Indeed certainty was for Hopkins a kind of arrogance, both in priests and in historians. His famously acerbic and boisterously combative interventions at seminars in Cambridge always searched for competing or alternative plausibilities. The conversation once started would continue late into the night. The speaker expecting a long evening of intellectual trench warfare would instead be treated to an elegant dinner with all the warmth and style of a justly celebrated host. It would also become clear that Hopkins was possessed not only of an acute mind, but of an equally fine private cellar.

More than anything else, that remarkable mixture of congeniality and intellectual rigour characterised Hopkins's approach to his work, to his college, to his wine and latterly to his magnificent garden. A visit to his rooms in King's would disclose a litter of papers: drafts of scholarly articles, minutes of college committees, a well-thumbed copy of Parker on the wines of Bordeaux, and a set of glossy plant catalogues.
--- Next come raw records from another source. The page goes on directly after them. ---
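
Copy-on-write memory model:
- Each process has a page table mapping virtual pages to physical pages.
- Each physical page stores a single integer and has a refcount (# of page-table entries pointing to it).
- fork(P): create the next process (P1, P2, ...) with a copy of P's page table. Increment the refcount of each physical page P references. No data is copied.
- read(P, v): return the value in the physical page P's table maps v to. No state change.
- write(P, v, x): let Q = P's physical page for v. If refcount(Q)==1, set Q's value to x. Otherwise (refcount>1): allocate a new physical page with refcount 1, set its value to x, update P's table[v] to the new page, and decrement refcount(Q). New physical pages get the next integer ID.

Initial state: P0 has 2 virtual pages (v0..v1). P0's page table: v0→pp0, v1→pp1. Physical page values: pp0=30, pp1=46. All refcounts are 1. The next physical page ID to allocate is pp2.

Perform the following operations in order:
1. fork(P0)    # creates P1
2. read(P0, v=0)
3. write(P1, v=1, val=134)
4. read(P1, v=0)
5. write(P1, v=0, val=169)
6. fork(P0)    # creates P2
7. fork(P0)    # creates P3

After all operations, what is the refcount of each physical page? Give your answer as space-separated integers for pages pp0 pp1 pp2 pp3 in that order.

Op 1: fork(P0) -> P1. 2 ppages; refcounts: pp0:2 pp1:2
Op 2: read(P0, v0) -> 30. No state change.
Op 3: write(P1, v1, 134). refcount(pp1)=2>1 -> COPY to pp2. 3 ppages; refcounts: pp0:2 pp1:1 pp2:1
Op 4: read(P1, v0) -> 30. No state change.
Op 5: write(P1, v0, 169). refcount(pp0)=2>1 -> COPY to pp3. 4 ppages; refcounts: pp0:1 pp1:1 pp2:1 pp3:1
Op 6: fork(P0) -> P2. 4 ppages; refcounts: pp0:2 pp1:2 pp2:1 pp3:1
Op 7: fork(P0) -> P3. 4 ppages; refcounts: pp0:3 pp1:3 pp2:1 pp3:1

Answer: 3 3 1 1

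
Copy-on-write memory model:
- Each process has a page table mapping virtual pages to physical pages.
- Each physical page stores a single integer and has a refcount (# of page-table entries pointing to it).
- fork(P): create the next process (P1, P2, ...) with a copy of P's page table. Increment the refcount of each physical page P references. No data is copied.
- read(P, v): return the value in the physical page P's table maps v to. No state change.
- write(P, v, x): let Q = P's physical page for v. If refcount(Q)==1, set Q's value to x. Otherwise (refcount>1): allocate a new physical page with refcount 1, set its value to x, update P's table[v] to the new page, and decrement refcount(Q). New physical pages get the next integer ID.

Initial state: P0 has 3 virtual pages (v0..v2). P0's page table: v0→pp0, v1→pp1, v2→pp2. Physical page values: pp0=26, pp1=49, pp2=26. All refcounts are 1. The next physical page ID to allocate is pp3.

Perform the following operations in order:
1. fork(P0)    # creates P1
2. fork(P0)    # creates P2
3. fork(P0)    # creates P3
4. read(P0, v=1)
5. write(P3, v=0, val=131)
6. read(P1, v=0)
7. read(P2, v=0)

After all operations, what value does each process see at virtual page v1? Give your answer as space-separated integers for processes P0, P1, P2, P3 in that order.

Answer: 49 49 49 49

Derivation:
Op 1: fork(P0) -> P1. 3 ppages; refcounts: pp0:2 pp1:2 pp2:2
Op 2: fork(P0) -> P2. 3 ppages; refcounts: pp0:3 pp1:3 pp2:3
Op 3: fork(P0) -> P3. 3 ppages; refcounts: pp0:4 pp1:4 pp2:4
Op 4: read(P0, v1) -> 49. No state change.
Op 5: write(P3, v0, 131). refcount(pp0)=4>1 -> COPY to pp3. 4 ppages; refcounts: pp0:3 pp1:4 pp2:4 pp3:1
Op 6: read(P1, v0) -> 26. No state change.
Op 7: read(P2, v0) -> 26. No state change.
P0: v1 -> pp1 = 49
P1: v1 -> pp1 = 49
P2: v1 -> pp1 = 49
P3: v1 -> pp1 = 49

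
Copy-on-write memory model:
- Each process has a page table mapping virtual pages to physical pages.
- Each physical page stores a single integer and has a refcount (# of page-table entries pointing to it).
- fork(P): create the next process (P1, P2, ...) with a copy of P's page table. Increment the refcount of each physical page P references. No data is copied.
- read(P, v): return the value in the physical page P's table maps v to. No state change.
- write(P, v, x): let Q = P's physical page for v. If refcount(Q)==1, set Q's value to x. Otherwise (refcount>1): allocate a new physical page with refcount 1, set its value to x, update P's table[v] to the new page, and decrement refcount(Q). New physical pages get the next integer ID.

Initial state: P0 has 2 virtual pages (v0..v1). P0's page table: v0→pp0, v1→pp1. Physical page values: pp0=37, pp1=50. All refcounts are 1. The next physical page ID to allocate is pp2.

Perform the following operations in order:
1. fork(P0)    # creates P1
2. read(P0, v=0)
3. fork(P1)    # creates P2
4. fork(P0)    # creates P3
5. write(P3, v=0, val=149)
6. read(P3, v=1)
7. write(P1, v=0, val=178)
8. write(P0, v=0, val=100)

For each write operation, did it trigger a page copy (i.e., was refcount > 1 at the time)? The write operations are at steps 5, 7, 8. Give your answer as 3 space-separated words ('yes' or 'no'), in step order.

Op 1: fork(P0) -> P1. 2 ppages; refcounts: pp0:2 pp1:2
Op 2: read(P0, v0) -> 37. No state change.
Op 3: fork(P1) -> P2. 2 ppages; refcounts: pp0:3 pp1:3
Op 4: fork(P0) -> P3. 2 ppages; refcounts: pp0:4 pp1:4
Op 5: write(P3, v0, 149). refcount(pp0)=4>1 -> COPY to pp2. 3 ppages; refcounts: pp0:3 pp1:4 pp2:1
Op 6: read(P3, v1) -> 50. No state change.
Op 7: write(P1, v0, 178). refcount(pp0)=3>1 -> COPY to pp3. 4 ppages; refcounts: pp0:2 pp1:4 pp2:1 pp3:1
Op 8: write(P0, v0, 100). refcount(pp0)=2>1 -> COPY to pp4. 5 ppages; refcounts: pp0:1 pp1:4 pp2:1 pp3:1 pp4:1

yes yes yes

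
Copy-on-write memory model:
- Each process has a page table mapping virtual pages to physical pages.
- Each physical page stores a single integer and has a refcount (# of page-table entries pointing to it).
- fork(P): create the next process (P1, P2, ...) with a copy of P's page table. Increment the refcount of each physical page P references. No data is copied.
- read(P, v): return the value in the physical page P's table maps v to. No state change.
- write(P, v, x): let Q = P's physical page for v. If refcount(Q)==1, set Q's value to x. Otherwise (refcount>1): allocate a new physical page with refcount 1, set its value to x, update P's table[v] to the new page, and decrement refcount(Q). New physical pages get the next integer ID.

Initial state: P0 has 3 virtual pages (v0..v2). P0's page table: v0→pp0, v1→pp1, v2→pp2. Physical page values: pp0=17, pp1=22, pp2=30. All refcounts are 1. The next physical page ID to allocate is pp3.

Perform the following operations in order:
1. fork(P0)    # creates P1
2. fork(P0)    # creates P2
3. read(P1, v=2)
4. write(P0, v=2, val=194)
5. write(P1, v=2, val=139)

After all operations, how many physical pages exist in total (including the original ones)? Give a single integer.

Op 1: fork(P0) -> P1. 3 ppages; refcounts: pp0:2 pp1:2 pp2:2
Op 2: fork(P0) -> P2. 3 ppages; refcounts: pp0:3 pp1:3 pp2:3
Op 3: read(P1, v2) -> 30. No state change.
Op 4: write(P0, v2, 194). refcount(pp2)=3>1 -> COPY to pp3. 4 ppages; refcounts: pp0:3 pp1:3 pp2:2 pp3:1
Op 5: write(P1, v2, 139). refcount(pp2)=2>1 -> COPY to pp4. 5 ppages; refcounts: pp0:3 pp1:3 pp2:1 pp3:1 pp4:1

Answer: 5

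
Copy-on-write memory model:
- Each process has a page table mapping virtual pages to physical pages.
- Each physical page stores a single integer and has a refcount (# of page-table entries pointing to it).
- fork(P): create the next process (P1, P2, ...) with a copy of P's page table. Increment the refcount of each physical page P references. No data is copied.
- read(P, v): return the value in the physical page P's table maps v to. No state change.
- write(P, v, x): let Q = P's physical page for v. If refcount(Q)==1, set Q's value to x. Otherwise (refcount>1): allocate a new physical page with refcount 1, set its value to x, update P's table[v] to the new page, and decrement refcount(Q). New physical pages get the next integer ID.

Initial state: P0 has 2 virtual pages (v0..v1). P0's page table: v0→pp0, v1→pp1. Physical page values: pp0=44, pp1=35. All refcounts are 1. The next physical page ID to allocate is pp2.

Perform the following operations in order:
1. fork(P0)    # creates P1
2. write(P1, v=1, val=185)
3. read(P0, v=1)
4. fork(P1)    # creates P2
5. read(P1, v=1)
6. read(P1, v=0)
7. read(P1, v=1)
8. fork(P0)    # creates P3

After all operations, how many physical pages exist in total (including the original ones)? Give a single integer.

Answer: 3

Derivation:
Op 1: fork(P0) -> P1. 2 ppages; refcounts: pp0:2 pp1:2
Op 2: write(P1, v1, 185). refcount(pp1)=2>1 -> COPY to pp2. 3 ppages; refcounts: pp0:2 pp1:1 pp2:1
Op 3: read(P0, v1) -> 35. No state change.
Op 4: fork(P1) -> P2. 3 ppages; refcounts: pp0:3 pp1:1 pp2:2
Op 5: read(P1, v1) -> 185. No state change.
Op 6: read(P1, v0) -> 44. No state change.
Op 7: read(P1, v1) -> 185. No state change.
Op 8: fork(P0) -> P3. 3 ppages; refcounts: pp0:4 pp1:2 pp2:2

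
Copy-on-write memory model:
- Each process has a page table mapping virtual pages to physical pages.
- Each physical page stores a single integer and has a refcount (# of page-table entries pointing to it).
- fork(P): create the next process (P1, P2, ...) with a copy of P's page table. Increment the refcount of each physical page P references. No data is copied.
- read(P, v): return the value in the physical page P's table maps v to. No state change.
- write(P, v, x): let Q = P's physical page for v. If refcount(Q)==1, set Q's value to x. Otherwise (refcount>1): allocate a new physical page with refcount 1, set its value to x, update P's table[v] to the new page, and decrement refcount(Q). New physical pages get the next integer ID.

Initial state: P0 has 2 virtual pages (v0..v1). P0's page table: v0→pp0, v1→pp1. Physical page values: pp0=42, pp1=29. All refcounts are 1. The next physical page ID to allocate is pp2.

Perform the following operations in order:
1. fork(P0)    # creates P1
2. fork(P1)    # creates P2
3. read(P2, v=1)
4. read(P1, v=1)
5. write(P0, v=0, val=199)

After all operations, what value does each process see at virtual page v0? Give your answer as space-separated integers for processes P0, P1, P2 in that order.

Op 1: fork(P0) -> P1. 2 ppages; refcounts: pp0:2 pp1:2
Op 2: fork(P1) -> P2. 2 ppages; refcounts: pp0:3 pp1:3
Op 3: read(P2, v1) -> 29. No state change.
Op 4: read(P1, v1) -> 29. No state change.
Op 5: write(P0, v0, 199). refcount(pp0)=3>1 -> COPY to pp2. 3 ppages; refcounts: pp0:2 pp1:3 pp2:1
P0: v0 -> pp2 = 199
P1: v0 -> pp0 = 42
P2: v0 -> pp0 = 42

Answer: 199 42 42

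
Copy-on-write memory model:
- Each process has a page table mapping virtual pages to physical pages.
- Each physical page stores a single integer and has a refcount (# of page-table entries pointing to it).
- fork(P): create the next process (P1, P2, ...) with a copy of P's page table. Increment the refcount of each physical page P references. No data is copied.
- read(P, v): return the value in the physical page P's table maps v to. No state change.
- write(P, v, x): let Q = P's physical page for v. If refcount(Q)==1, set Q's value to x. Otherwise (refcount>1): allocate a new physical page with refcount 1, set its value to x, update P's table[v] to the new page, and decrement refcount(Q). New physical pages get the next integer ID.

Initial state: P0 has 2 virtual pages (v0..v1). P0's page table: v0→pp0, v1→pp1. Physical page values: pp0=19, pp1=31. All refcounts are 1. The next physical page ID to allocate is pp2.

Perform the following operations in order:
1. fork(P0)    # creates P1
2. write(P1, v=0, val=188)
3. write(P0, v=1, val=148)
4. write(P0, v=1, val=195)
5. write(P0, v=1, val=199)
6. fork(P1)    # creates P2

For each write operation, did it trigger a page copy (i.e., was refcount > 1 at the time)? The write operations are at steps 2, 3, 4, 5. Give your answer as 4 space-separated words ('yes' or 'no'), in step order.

Op 1: fork(P0) -> P1. 2 ppages; refcounts: pp0:2 pp1:2
Op 2: write(P1, v0, 188). refcount(pp0)=2>1 -> COPY to pp2. 3 ppages; refcounts: pp0:1 pp1:2 pp2:1
Op 3: write(P0, v1, 148). refcount(pp1)=2>1 -> COPY to pp3. 4 ppages; refcounts: pp0:1 pp1:1 pp2:1 pp3:1
Op 4: write(P0, v1, 195). refcount(pp3)=1 -> write in place. 4 ppages; refcounts: pp0:1 pp1:1 pp2:1 pp3:1
Op 5: write(P0, v1, 199). refcount(pp3)=1 -> write in place. 4 ppages; refcounts: pp0:1 pp1:1 pp2:1 pp3:1
Op 6: fork(P1) -> P2. 4 ppages; refcounts: pp0:1 pp1:2 pp2:2 pp3:1

yes yes no no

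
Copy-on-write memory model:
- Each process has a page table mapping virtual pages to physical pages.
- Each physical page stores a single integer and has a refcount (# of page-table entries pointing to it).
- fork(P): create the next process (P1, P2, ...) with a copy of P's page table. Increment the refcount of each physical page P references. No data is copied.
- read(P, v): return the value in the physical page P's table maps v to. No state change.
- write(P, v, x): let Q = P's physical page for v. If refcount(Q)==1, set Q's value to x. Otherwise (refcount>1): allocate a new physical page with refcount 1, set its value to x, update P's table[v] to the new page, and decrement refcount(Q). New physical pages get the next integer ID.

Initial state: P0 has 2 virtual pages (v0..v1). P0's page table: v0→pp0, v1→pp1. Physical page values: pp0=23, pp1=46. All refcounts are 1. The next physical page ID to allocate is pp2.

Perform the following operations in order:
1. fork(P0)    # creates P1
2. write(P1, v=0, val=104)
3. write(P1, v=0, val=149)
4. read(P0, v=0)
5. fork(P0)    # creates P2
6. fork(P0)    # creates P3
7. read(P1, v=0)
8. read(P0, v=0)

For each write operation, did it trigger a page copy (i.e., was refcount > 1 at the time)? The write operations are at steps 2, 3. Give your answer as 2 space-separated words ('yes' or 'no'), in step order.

Op 1: fork(P0) -> P1. 2 ppages; refcounts: pp0:2 pp1:2
Op 2: write(P1, v0, 104). refcount(pp0)=2>1 -> COPY to pp2. 3 ppages; refcounts: pp0:1 pp1:2 pp2:1
Op 3: write(P1, v0, 149). refcount(pp2)=1 -> write in place. 3 ppages; refcounts: pp0:1 pp1:2 pp2:1
Op 4: read(P0, v0) -> 23. No state change.
Op 5: fork(P0) -> P2. 3 ppages; refcounts: pp0:2 pp1:3 pp2:1
Op 6: fork(P0) -> P3. 3 ppages; refcounts: pp0:3 pp1:4 pp2:1
Op 7: read(P1, v0) -> 149. No state change.
Op 8: read(P0, v0) -> 23. No state change.

yes no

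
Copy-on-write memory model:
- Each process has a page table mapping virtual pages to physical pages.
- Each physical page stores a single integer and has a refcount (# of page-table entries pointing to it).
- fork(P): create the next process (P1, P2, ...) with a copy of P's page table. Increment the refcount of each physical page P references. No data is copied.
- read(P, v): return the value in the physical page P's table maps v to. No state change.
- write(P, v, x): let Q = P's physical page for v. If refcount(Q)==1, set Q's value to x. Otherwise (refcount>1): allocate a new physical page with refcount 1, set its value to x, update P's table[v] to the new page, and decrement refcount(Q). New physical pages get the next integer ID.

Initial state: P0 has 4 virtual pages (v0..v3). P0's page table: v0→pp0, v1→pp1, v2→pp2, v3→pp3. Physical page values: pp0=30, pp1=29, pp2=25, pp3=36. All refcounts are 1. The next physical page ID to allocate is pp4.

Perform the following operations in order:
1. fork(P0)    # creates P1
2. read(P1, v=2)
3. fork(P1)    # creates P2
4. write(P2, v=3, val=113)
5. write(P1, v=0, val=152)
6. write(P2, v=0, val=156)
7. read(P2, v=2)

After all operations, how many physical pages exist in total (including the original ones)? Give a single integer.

Answer: 7

Derivation:
Op 1: fork(P0) -> P1. 4 ppages; refcounts: pp0:2 pp1:2 pp2:2 pp3:2
Op 2: read(P1, v2) -> 25. No state change.
Op 3: fork(P1) -> P2. 4 ppages; refcounts: pp0:3 pp1:3 pp2:3 pp3:3
Op 4: write(P2, v3, 113). refcount(pp3)=3>1 -> COPY to pp4. 5 ppages; refcounts: pp0:3 pp1:3 pp2:3 pp3:2 pp4:1
Op 5: write(P1, v0, 152). refcount(pp0)=3>1 -> COPY to pp5. 6 ppages; refcounts: pp0:2 pp1:3 pp2:3 pp3:2 pp4:1 pp5:1
Op 6: write(P2, v0, 156). refcount(pp0)=2>1 -> COPY to pp6. 7 ppages; refcounts: pp0:1 pp1:3 pp2:3 pp3:2 pp4:1 pp5:1 pp6:1
Op 7: read(P2, v2) -> 25. No state change.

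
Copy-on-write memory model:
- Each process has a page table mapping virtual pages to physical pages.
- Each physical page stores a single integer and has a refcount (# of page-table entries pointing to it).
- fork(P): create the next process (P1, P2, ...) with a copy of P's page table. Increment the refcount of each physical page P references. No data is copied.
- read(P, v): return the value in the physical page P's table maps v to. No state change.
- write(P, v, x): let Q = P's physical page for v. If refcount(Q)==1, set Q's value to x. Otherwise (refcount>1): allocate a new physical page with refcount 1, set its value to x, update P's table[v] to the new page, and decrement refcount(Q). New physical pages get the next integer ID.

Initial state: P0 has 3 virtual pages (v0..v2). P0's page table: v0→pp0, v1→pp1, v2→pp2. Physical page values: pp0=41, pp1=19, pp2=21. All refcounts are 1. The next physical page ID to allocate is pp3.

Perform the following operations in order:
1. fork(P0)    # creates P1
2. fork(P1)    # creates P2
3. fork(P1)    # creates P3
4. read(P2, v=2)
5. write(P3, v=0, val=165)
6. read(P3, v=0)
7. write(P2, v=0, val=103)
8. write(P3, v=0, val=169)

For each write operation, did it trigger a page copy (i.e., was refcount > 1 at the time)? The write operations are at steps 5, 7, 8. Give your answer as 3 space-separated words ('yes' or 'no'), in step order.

Op 1: fork(P0) -> P1. 3 ppages; refcounts: pp0:2 pp1:2 pp2:2
Op 2: fork(P1) -> P2. 3 ppages; refcounts: pp0:3 pp1:3 pp2:3
Op 3: fork(P1) -> P3. 3 ppages; refcounts: pp0:4 pp1:4 pp2:4
Op 4: read(P2, v2) -> 21. No state change.
Op 5: write(P3, v0, 165). refcount(pp0)=4>1 -> COPY to pp3. 4 ppages; refcounts: pp0:3 pp1:4 pp2:4 pp3:1
Op 6: read(P3, v0) -> 165. No state change.
Op 7: write(P2, v0, 103). refcount(pp0)=3>1 -> COPY to pp4. 5 ppages; refcounts: pp0:2 pp1:4 pp2:4 pp3:1 pp4:1
Op 8: write(P3, v0, 169). refcount(pp3)=1 -> write in place. 5 ppages; refcounts: pp0:2 pp1:4 pp2:4 pp3:1 pp4:1

yes yes no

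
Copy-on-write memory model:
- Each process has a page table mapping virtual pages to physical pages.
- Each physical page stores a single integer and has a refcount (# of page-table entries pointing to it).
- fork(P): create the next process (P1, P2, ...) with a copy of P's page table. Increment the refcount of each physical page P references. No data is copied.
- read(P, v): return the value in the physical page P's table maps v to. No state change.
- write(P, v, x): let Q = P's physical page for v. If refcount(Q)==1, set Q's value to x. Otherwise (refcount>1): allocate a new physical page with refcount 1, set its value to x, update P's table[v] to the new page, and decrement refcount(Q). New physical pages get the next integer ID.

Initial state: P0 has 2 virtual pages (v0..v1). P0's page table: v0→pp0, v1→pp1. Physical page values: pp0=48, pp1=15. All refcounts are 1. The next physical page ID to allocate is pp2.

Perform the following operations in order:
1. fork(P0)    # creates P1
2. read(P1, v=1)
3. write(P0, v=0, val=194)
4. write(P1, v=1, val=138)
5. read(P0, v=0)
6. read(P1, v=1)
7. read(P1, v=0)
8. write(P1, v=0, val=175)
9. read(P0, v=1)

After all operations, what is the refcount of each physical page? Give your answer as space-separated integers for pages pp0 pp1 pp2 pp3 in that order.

Op 1: fork(P0) -> P1. 2 ppages; refcounts: pp0:2 pp1:2
Op 2: read(P1, v1) -> 15. No state change.
Op 3: write(P0, v0, 194). refcount(pp0)=2>1 -> COPY to pp2. 3 ppages; refcounts: pp0:1 pp1:2 pp2:1
Op 4: write(P1, v1, 138). refcount(pp1)=2>1 -> COPY to pp3. 4 ppages; refcounts: pp0:1 pp1:1 pp2:1 pp3:1
Op 5: read(P0, v0) -> 194. No state change.
Op 6: read(P1, v1) -> 138. No state change.
Op 7: read(P1, v0) -> 48. No state change.
Op 8: write(P1, v0, 175). refcount(pp0)=1 -> write in place. 4 ppages; refcounts: pp0:1 pp1:1 pp2:1 pp3:1
Op 9: read(P0, v1) -> 15. No state change.

Answer: 1 1 1 1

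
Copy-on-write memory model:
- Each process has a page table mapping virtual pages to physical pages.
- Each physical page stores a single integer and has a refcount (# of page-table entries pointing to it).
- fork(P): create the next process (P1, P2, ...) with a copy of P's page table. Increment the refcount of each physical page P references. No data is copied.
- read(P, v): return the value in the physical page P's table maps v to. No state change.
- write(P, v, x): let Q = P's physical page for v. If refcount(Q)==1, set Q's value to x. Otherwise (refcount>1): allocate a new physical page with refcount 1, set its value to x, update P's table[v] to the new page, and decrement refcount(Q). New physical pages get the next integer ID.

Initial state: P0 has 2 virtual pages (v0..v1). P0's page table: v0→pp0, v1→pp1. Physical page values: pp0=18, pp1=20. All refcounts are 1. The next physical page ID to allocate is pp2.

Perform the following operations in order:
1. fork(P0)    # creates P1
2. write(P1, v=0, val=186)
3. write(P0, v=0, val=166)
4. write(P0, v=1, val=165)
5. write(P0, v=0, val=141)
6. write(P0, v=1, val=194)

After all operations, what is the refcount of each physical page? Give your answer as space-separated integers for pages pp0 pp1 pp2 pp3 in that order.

Op 1: fork(P0) -> P1. 2 ppages; refcounts: pp0:2 pp1:2
Op 2: write(P1, v0, 186). refcount(pp0)=2>1 -> COPY to pp2. 3 ppages; refcounts: pp0:1 pp1:2 pp2:1
Op 3: write(P0, v0, 166). refcount(pp0)=1 -> write in place. 3 ppages; refcounts: pp0:1 pp1:2 pp2:1
Op 4: write(P0, v1, 165). refcount(pp1)=2>1 -> COPY to pp3. 4 ppages; refcounts: pp0:1 pp1:1 pp2:1 pp3:1
Op 5: write(P0, v0, 141). refcount(pp0)=1 -> write in place. 4 ppages; refcounts: pp0:1 pp1:1 pp2:1 pp3:1
Op 6: write(P0, v1, 194). refcount(pp3)=1 -> write in place. 4 ppages; refcounts: pp0:1 pp1:1 pp2:1 pp3:1

Answer: 1 1 1 1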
Good gardening, Hopkins would patiently explain to his graduate students, requires research, planning and hard work. There will be fallow periods. But the results are always worthwhile, even if often unpredictable, and sometimes unsuccessful. That is unless you just want to grow vegetables.

For Hopkins, history-writing - like good gardening - was at once both satisfying and frustrating. It attempted to bring some kind of order into a fragmentary, chaotic and disorderly world. But an order not imposed by the all-seeing historian, but one worked out in negotiation with the past.

History is a conversation with the dead. We have several advantages over our informants. We think we know what happened subsequently; we can take a longer view; we can do all the talking; and with all our prejudices, we are alive. We should not throw away these advantages by pretending to be just collators or interpreters of our sources. We can do more than that. Although, almost inevitably, whatever our ambitions, we finish up by foisting simplifying fictions on the complexities of the past which is largely lost.

And, when it comes to history- writing, as Hopkins would have been the first to point out, and the first to be amused, there can be few better examples of that process in action than an obituary.